Me muerdo los labios y junto las piernas apretando con fuerza las rodillas. Qué podría evitar que José María bajara el machete sobre el cuello de mi hijo y su cabeza rodara por las piedras hasta el agua. Estoy casi seguro de que lo hará. José María me mira y sonríe. Me estremezco. Otro tábano me está picando el hombro. Intento golpearlo con la mano abierta, pero fallo. Escucho el chasquido del planazo sobre mi piel y siento extenderse el ardor hacia la espalda.
Cuando levanto la cabeza y miro, José María estira el brazo para darle la mano a Carlitos y el niño corre hasta él y la toma. No logro oír lo que le dice por el estruendo de la corriente, pero debe de haber sido algo así como: “Vamos para la casa, Carlitos”.

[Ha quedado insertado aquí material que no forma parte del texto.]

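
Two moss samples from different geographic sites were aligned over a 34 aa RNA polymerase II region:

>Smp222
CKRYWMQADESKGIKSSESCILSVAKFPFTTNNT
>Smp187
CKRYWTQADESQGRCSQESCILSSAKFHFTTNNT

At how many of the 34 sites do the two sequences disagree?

7

Differing sites — 6:M/T; 12:K/Q; 14:I/R; 15:K/C; 17:S/Q; 24:V/S; 28:P/H.
That gives 7 mismatches out of 34 aligned sites, so the Hamming distance is 7.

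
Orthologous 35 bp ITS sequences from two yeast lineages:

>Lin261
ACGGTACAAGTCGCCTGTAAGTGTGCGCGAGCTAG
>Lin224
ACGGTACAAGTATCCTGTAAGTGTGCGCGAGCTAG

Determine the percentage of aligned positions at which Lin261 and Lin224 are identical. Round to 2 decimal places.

94.29%

The sequences differ at positions 12 (C/A), 13 (G/T).
33 of the 35 sites match, so the percent identity is 33/35 × 100 = 94.29%.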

Los tábanos me están matando. Recojo mis cosas para seguir más adelante y vuelvo a mirar. Antes de que desaparezcan en un recodo, creo haber visto el manchón de la camisa azul de José María y las piernitas de mi hijo entre los alisos.
Viscoso en la oscuridad
Juan Seguer prometió que nos contaría todo tal cual como se lo había referido en su momento al comisario, cuando fue a exponer la denuncia.
Los había contratado la viuda de Ortiz, a él y a Mario Guitián, para que sacaran algo que se le había metido en el galpón. Por los datos que les dio, pensaron que era un animal. Una comadreja, quizá.
Ellos no solían efectuar trabajos de esa clase, pero la viuda pagaba bien. Según les explicó, el animal se había instalado allí hacía muchos años, poco después de morir el marido.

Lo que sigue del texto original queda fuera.